Financial advisors are constantly barraged with questions from their clients like, “Why is this fund not up as much as the market?” or “Why don’t we invest in just a handful of top performing stocks to get better returns?” Behind each of these questions there could be a behavior disorder lurking.
“As a wealth manager, I have found the value of understanding the behavioral investor types of clients,” writes Michael M. Pompian, CFA, in his book Behavioral Finance and Investor Types (Wiley, 2012). Pompian’s book uncovers the personality profiles for different investors in an effort to help advisors to better comprehend client behavior.
Back in the late 19th century the theory of “homo economicus” suggested that humans are inclined to make rational financial decisions. Since then, empirical studies have shown the exact opposite; people are prone to make investment choices that aren’t always the right ones.
Let’s analyze behavioral traits that get investors in trouble:
Illusion of Control Bias (ICB)
The ICB person believes they can control or influence the outcome of their investments, when in reality, they cannot. To illustrate this, Ellen Jane Langer, a professor of psychology at Harvard University, observed how people select lottery tickets.

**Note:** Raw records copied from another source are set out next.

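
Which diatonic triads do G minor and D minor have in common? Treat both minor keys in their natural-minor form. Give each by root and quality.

Triads in G minor (natural minor): Gm (i), Adim (ii°), B♭ (III), Cm (iv), Dm (v), E♭ (VI), F (VII).
Triads in D minor (natural minor): Dm (i), Edim (ii°), F (III), Gm (iv), Am (v), B♭ (VI), C (VII).
Shared triads with their functions: Gm (i in G minor, iv in D minor); B♭ (III in G minor, VI in D minor); Dm (v in G minor, i in D minor); F (VII in G minor, III in D minor).

Gm, B♭, Dm, F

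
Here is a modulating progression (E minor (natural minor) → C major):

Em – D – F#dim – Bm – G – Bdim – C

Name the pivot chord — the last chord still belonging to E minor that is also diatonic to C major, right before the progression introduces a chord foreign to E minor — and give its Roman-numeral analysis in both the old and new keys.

G — III in E minor, V in C major

Chords diatonic to E minor: Em, F#dim, G, Am, Bm, C, D.
Reading the progression, the first chord not in that set is Bdim, so the modulation leaves E minor there.
The chord immediately before Bdim is G, which is diatonic to both keys: III in E minor and V in C major.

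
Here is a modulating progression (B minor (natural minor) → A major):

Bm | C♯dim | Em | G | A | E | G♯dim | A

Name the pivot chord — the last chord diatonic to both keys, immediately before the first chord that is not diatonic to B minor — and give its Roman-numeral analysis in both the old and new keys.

Chords diatonic to B minor: Bm, C♯dim, D, Em, F♯m, G, A.
Reading the progression, the first chord not in that set is E, so the modulation leaves B minor there.
The chord immediately before E is A, which is diatonic to both keys: VII in B minor and I in A major.

A — VII in B minor, I in A major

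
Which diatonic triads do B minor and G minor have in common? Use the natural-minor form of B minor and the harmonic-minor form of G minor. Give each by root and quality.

D

Triads in B minor (natural minor): B minor (i), C# diminished (ii°), D major (III), E minor (iv), F# minor (v), G major (VI), A major (VII).
Triads in G minor (harmonic minor): G minor (i), A diminished (ii°), Bb augmented (III+), C minor (iv), D major (V), Eb major (VI), F# diminished (vii°).
Shared triads with their functions: D major (III in B minor, V in G minor).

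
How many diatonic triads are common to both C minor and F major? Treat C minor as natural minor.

2

Diatonic triads of C minor (natural minor): Cm (i), Ddim (ii°), Eb (III), Fm (iv), Gm (v), Ab (VI), Bb (VII).
Diatonic triads of F major: F (I), Gm (ii), Am (iii), Bb (IV), C (V), Dm (vi), Edim (vii°).
Matching root and quality in both lists: Gm, Bb.
That gives 2 common triads.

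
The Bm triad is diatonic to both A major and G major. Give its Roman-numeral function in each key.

ii in A major; iii in G major

The scale of A major is A B C♯ D E F♯ G♯; B is degree 2, and the triad built there (B-D-F♯) is minor, so it is ii.
The scale of G major is G A B C D E F♯; B is degree 3, and the triad built there (B-D-F♯) is minor, so it is iii.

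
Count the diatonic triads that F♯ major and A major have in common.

0

Diatonic triads of F♯ major: F♯ (I), G♯m (ii), A♯m (iii), B (IV), C♯ (V), D♯m (vi), E♯dim (vii°).
Diatonic triads of A major: A (I), Bm (ii), C♯m (iii), D (IV), E (V), F♯m (vi), G♯dim (vii°).
No triad has the same root and quality in both keys.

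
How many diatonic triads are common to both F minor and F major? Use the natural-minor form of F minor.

0

Diatonic triads of F minor (natural minor): F minor (i), G diminished (ii°), Ab major (III), Bb minor (iv), C minor (v), Db major (VI), Eb major (VII).
Diatonic triads of F major: F major (I), G minor (ii), A minor (iii), Bb major (IV), C major (V), D minor (vi), E diminished (vii°).
No triad has the same root and quality in both keys.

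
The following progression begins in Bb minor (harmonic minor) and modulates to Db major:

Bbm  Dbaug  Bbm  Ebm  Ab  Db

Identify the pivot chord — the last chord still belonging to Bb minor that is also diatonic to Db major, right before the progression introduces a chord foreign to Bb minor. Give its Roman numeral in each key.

Ebm — iv in Bb minor, ii in Db major

Chords diatonic to Bb minor: Bbm, Cdim, Dbaug, Ebm, F, Gb, Adim.
Reading the progression, the first chord not in that set is Ab, so the modulation leaves Bb minor there.
The chord immediately before Ab is Ebm, which is diatonic to both keys: iv in Bb minor and ii in Db major.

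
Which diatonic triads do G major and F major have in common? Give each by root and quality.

Triads in G major: G (I), Am (ii), Bm (iii), C (IV), D (V), Em (vi), F#dim (vii°).
Triads in F major: F (I), Gm (ii), Am (iii), Bb (IV), C (V), Dm (vi), Edim (vii°).
Shared triads with their functions: Am (ii in G major, iii in F major); C (IV in G major, V in F major).

Am, C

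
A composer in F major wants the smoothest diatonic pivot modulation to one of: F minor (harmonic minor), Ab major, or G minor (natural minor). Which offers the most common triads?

G minor

Triads of F major: F (I), Gm (ii), Am (iii), Bb (IV), C (V), Dm (vi), Edim (vii°).
F minor (harmonic minor) shares 2: C, Edim.
Ab major shares 0: none.
G minor (natural minor) shares 4: F, Gm, Bb, Dm.
The most common triads (4) are shared with G minor.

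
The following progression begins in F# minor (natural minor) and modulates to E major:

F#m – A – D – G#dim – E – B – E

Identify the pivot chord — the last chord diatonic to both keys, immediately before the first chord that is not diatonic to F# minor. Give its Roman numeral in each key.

E — VII in F# minor, I in E major

Chords diatonic to F# minor: F#m, G#dim, A, Bm, C#m, D, E.
Reading the progression, the first chord not in that set is B, so the modulation leaves F# minor there.
The chord immediately before B is E, which is diatonic to both keys: VII in F# minor and I in E major.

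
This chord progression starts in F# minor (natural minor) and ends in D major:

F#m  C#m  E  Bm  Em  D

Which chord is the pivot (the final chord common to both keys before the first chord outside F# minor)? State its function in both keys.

Chords diatonic to F# minor: F#m, G#dim, A, Bm, C#m, D, E.
Reading the progression, the first chord not in that set is Em, so the modulation leaves F# minor there.
The chord immediately before Em is Bm, which is diatonic to both keys: iv in F# minor and vi in D major.

Bm — iv in F# minor, vi in D major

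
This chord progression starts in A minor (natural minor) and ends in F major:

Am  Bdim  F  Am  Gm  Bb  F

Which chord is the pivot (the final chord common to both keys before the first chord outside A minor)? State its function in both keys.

Am — i in A minor, iii in F major

Chords diatonic to A minor: Am, Bdim, C, Dm, Em, F, G.
Reading the progression, the first chord not in that set is Gm, so the modulation leaves A minor there.
The chord immediately before Gm is Am, which is diatonic to both keys: i in A minor and iii in F major.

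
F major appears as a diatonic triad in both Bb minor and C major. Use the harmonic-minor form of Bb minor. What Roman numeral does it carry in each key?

V in Bb minor; IV in C major

The scale of Bb minor (harmonic minor) is Bb C Db Eb F Gb A; F is degree 5, and the triad built there (F-A-C) is major, so it is V.
The scale of C major is C D E F G A B; F is degree 4, and the triad built there (F-A-C) is major, so it is IV.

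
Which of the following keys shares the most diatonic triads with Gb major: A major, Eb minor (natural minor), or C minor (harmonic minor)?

Triads of Gb major: Gb (I), Abm (ii), Bbm (iii), Cb (IV), Db (V), Ebm (vi), Fdim (vii°).
A major shares 0: none.
Eb minor (natural minor) shares 7: Gb, Abm, Bbm, Cb, Db, Ebm, Fdim.
C minor (harmonic minor) shares 0: none.
The most common triads (7) are shared with Eb minor.

Eb minor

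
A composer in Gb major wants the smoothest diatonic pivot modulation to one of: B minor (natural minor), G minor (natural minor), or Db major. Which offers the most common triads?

Db major

Triads of Gb major: Gb (I), Abm (ii), Bbm (iii), Cb (IV), Db (V), Ebm (vi), Fdim (vii°).
B minor (natural minor) shares 0: none.
G minor (natural minor) shares 0: none.
Db major shares 4: Gb, Bbm, Db, Ebm.
The most common triads (4) are shared with Db major.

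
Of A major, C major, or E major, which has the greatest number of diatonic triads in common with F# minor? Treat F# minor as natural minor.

A major

Triads of F# minor (natural minor): F# minor (i), G# diminished (ii°), A major (III), B minor (iv), C# minor (v), D major (VI), E major (VII).
A major shares 7: F#m, G#dim, A, Bm, C#m, D, E.
C major shares 0: none.
E major shares 4: F#m, A, C#m, E.
The most common triads (7) are shared with A major.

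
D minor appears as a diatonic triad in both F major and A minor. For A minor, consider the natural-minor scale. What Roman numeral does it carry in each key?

vi in F major; iv in A minor

The scale of F major is F G A B♭ C D E; D is degree 6, and the triad built there (D-F-A) is minor, so it is vi.
The scale of A minor (natural minor) is A B C D E F G; D is degree 4, and the triad built there (D-F-A) is minor, so it is iv.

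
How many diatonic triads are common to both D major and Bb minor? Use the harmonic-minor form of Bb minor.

0

Diatonic triads of D major: D (I), Em (ii), F#m (iii), G (IV), A (V), Bm (vi), C#dim (vii°).
Diatonic triads of Bb minor (harmonic minor): Bbm (i), Cdim (ii°), Dbaug (III+), Ebm (iv), F (V), Gb (VI), Adim (vii°).
No triad has the same root and quality in both keys.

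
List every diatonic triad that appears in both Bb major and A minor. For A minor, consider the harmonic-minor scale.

Dm, F

Triads in Bb major: Bb major (I), C minor (ii), D minor (iii), Eb major (IV), F major (V), G minor (vi), A diminished (vii°).
Triads in A minor (harmonic minor): A minor (i), B diminished (ii°), C augmented (III+), D minor (iv), E major (V), F major (VI), G# diminished (vii°).
Shared triads with their functions: D minor (iii in Bb major, iv in A minor); F major (V in Bb major, VI in A minor).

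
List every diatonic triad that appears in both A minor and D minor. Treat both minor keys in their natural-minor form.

Am, C, Dm, F

Triads in A minor (natural minor): A minor (i), B diminished (ii°), C major (III), D minor (iv), E minor (v), F major (VI), G major (VII).
Triads in D minor (natural minor): D minor (i), E diminished (ii°), F major (III), G minor (iv), A minor (v), Bb major (VI), C major (VII).
Shared triads with their functions: A minor (i in A minor, v in D minor); C major (III in A minor, VII in D minor); D minor (iv in A minor, i in D minor); F major (VI in A minor, III in D minor).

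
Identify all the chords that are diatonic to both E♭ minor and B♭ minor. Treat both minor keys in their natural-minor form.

Triads in E♭ minor (natural minor): E♭m (i), Fdim (ii°), G♭ (III), A♭m (iv), B♭m (v), C♭ (VI), D♭ (VII).
Triads in B♭ minor (natural minor): B♭m (i), Cdim (ii°), D♭ (III), E♭m (iv), Fm (v), G♭ (VI), A♭ (VII).
Shared triads with their functions: E♭m (i in E♭ minor, iv in B♭ minor); G♭ (III in E♭ minor, VI in B♭ minor); B♭m (v in E♭ minor, i in B♭ minor); D♭ (VII in E♭ minor, III in B♭ minor).

E♭m, G♭, B♭m, D♭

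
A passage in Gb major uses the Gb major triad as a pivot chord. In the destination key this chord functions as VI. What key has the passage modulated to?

The numeral VI denotes a major triad on scale degree 6. With Gb on degree 6, the tonic of the new key is Bb.
Degree 6 carries a major triad in minor keys, so the destination is Bb minor.
Check: the diatonic triads of Bb minor (natural minor) are Bbm (i), Cdim (ii°), Db (III), Ebm (iv), Fm (v), Gb (VI), Ab (VII) — Gb major is indeed VI.

Bb minor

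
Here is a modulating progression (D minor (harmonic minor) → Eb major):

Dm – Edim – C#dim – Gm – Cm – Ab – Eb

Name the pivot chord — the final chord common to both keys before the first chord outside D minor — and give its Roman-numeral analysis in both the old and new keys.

Gm — iv in D minor, iii in Eb major

Chords diatonic to D minor: Dm, Edim, Faug, Gm, A, Bb, C#dim.
Reading the progression, the first chord not in that set is Cm, so the modulation leaves D minor there.
The chord immediately before Cm is Gm, which is diatonic to both keys: iv in D minor and iii in Eb major.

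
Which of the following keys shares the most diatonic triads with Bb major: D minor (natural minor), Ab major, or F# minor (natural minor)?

D minor

Triads of Bb major: Bb (I), Cm (ii), Dm (iii), Eb (IV), F (V), Gm (vi), Adim (vii°).
D minor (natural minor) shares 4: Bb, Dm, F, Gm.
Ab major shares 2: Cm, Eb.
F# minor (natural minor) shares 0: none.
The most common triads (4) are shared with D minor.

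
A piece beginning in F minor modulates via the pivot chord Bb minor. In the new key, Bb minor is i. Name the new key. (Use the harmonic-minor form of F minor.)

The numeral i denotes a minor triad on scale degree 1. With Bb on degree 1, the tonic of the new key is Bb.
Degree 1 carries a minor triad in minor keys, so the destination is Bb minor.
Check: the diatonic triads of Bb minor (natural minor) are Bbm (i), Cdim (ii°), Db (III), Ebm (iv), Fm (v), Gb (VI), Ab (VII) — Bb minor is indeed i.

Bb minor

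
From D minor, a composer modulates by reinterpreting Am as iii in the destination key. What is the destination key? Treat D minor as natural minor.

F major

The numeral iii denotes a minor triad on scale degree 3. With A on degree 3, the tonic of the new key is F.
Degree 3 carries a minor triad in major keys, so the destination is F major.
Check: the diatonic triads of F major are F (I), Gm (ii), Am (iii), Bb (IV), C (V), Dm (vi), Edim (vii°) — Am is indeed iii.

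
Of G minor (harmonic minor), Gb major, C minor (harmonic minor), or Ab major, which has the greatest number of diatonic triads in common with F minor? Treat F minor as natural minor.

Ab major

Triads of F minor (natural minor): F minor (i), G diminished (ii°), Ab major (III), Bb minor (iv), C minor (v), Db major (VI), Eb major (VII).
G minor (harmonic minor) shares 2: Cm, Eb.
Gb major shares 2: Bbm, Db.
C minor (harmonic minor) shares 3: Fm, Ab, Cm.
Ab major shares 7: Fm, Gdim, Ab, Bbm, Cm, Db, Eb.
The most common triads (7) are shared with Ab major.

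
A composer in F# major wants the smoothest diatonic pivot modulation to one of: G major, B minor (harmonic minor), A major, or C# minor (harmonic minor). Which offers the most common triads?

B minor

Triads of F# major: F# major (I), G# minor (ii), A# minor (iii), B major (IV), C# major (V), D# minor (vi), E# diminished (vii°).
G major shares 0: none.
B minor (harmonic minor) shares 1: F#.
A major shares 0: none.
C# minor (harmonic minor) shares 0: none.
The most common triads (1) are shared with B minor.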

In one of Langer’s studies, people were allowed to participate in a hypothetical game of lottery. The individuals who were allowed to choose their own numbers were willing to pay a higher price for their tickers compared to others who were willing to have their numbers randomly selected. Although the people who chose their numbers may have felt a psychological advantage, it didn’t increase their chances of winning.